Türkiye’de pamuk üretiminin azalması, yerli pamuğun üretim maliyetlerinden dolayı pahalı olması tekstilde hammadde ihtiyacının yurt dışından karşılanması anlamına geliyor. Ekonomik ve siyasal gelişmelerle sürekli değişen döviz kurları hammaddede maliyetlerini artırıyor. Bu da doğrudan işçilerin ücretlerini etkiliyor. 2018 yılının sonu ve bu yılın başında konkordato ilan eden tekstil firmalarının sayısının artması, işten atmaları ve güvencesiz çalışmayı da beraberinde getiriyor. İSG önlemleri patrona artı maliyet olarak görüldüğünden İSG çalışmaları genellikle erteleniyor. İşçilerde her geçen gün daha güvensiz koşullarda çalışmak zorunda kalıyor.
Tekstil sektöründe pek çok tehlike ve riskten bahsedilebilir. Ancak maddi olarak hem işvereni hem işçiyi etkileyecek en büyük risklerden biri yangın. Geçtiğimiz haftalarda Denizli’nin önemli firmalarından biri küle döndü. Nedenini önümüzdeki günlerde ayrıntılı öğreniriz. Bina ve elektrik tesisatının eski olması, yangın sisteminin bakımsız olması gibi pek çok neden olabilir.
Sektörde işçi örgütsüz, patron örgütlü
Denizlili patronlar her ne kadar rekabet içerisinde olsa da sendika konusundaki dayanışmaları rekabetin önüne geçiyor. Şehrin istihdamının yarısını karşılayan tekstilde bir tane sendikalı iş yeri bulmak mümkün değil. Dünya devi firmalar konu sendika olunca yüzlerce işçisini kapının önüne koydu. Yine ünlü tekstil firmalarından biri işçilerin evlerine “Sendika üyesi teröristle birdir” diye mektup gönderdi.

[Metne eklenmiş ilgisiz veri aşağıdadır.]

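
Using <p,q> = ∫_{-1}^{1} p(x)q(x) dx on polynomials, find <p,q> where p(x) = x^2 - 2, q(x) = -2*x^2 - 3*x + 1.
<p,q> = -22/15

Expand the product: p(x)·q(x) = -2*x^4 - 3*x^3 + 5*x^2 + 6*x - 2.
∫_{-1}^{1} of each monomial x^k gives [2/(k+1) if k even, 0 if k odd]. Integrating term-by-term (or equivalently evaluating the antiderivative F(x) = -2*x^5/5 - 3*x^4/4 + 5*x^3/3 + 3*x^2 - 2*x at the endpoints):
  F(1) − F(−1) = 91/60 − (179/60) = -22/15.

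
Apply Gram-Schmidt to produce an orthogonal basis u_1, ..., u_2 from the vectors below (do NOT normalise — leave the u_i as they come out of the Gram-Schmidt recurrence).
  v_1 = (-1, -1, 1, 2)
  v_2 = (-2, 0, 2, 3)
Orthogonal basis:
  u_1 = (-1, -1, 1, 2)
  u_2 = (-4/7, 10/7, 4/7, 1/7)

Apply the Gram-Schmidt recurrence
  u_1 = v_1
  u_i = v_i − Σ_{j<i} ((v_i · u_j) / (u_j · u_j)) · u_j.

Step by step this gives:
  u_1 = (-1, -1, 1, 2)
  u_2 = (-4/7, 10/7, 4/7, 1/7)

Orthogonality check:
  u_2 · u_1 = 0 (should be 0)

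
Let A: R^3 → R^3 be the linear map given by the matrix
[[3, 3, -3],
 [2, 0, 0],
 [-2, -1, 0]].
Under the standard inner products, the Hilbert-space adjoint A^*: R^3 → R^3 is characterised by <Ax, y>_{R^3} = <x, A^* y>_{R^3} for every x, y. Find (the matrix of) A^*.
A^* = A^T =
[[3, 2, -2],
 [3, 0, -1],
 [-3, 0, 0]]

For real matrices with standard dot products, the defining identity <Ax, y> = <x, A^* y> gives (Ax)^T y = x^T (A^*) y, i.e. x^T A^T y = x^T (A^*) y. Since this holds for all x, y, we must have A^* = A^T. Therefore
A^* =
[[3, 2, -2],
 [3, 0, -1],
 [-3, 0, 0]].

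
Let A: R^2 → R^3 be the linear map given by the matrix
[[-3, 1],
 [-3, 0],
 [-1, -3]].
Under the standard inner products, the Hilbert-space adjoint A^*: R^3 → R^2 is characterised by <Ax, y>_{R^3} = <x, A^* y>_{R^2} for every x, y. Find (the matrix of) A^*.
A^* = A^T =
[[-3, -3, -1],
 [1, 0, -3]]

For real matrices with standard dot products, the defining identity <Ax, y> = <x, A^* y> gives (Ax)^T y = x^T (A^*) y, i.e. x^T A^T y = x^T (A^*) y. Since this holds for all x, y, we must have A^* = A^T. Therefore
A^* =
[[-3, -3, -1],
 [1, 0, -3]].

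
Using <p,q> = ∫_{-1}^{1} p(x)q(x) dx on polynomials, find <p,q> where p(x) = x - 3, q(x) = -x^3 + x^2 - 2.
<p,q> = 48/5

Expand the product: p(x)·q(x) = -x^4 + 4*x^3 - 3*x^2 - 2*x + 6.
∫_{-1}^{1} of each monomial x^k gives [2/(k+1) if k even, 0 if k odd]. Integrating term-by-term (or equivalently evaluating the antiderivative F(x) = -x^5/5 + x^4 - x^3 - x^2 + 6*x at the endpoints):
  F(1) − F(−1) = 24/5 − (-24/5) = 48/5.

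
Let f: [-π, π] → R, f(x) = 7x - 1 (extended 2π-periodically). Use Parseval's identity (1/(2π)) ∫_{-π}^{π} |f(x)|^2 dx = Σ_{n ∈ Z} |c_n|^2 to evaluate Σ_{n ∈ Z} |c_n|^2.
Σ |c_n|^2 = 49π^2/3 + 1

Expand and integrate term by term over [-π, π]:
  ∫ (7x)^2 dx = 49·(2π^3/3); ∫ 2·7·(-1)·x dx = 0 (odd integrand); ∫ (-1)^2 dx = 1·2π.
So (1/(2π)) ∫_{-π}^{π} (7x - 1)^2 dx = 49π^2/3 + 1 = 49π^2/3 + 1.
Parseval ⇒ Σ |c_n|^2 = 49π^2/3 + 1.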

Sendikasız işyerleri, işçi sağlığı ve güvenliği faaliyetlerinin eksik ve kısır kalmasının nedenidir. İSG çalışmaları devlet, işveren ve işçi tarafından ortaklaşa yürütülmesi gerekmektedir. Örgütsüz iş yerinde işçilerin bu çalışmalara aktif katılması mümkün değildir. Gördükleri noksanlıkları çoğu işçi işten atılma korkusuyla dile getirememekte, çalışmaktan kaçınma hakkını kullanamamaktadır. Hal böyle olunca tekstilde işçi sağlığı ve iş güvenliği kağıt üzerinde ali cengiz oyunları yapmanın ötesine gitmemektedir.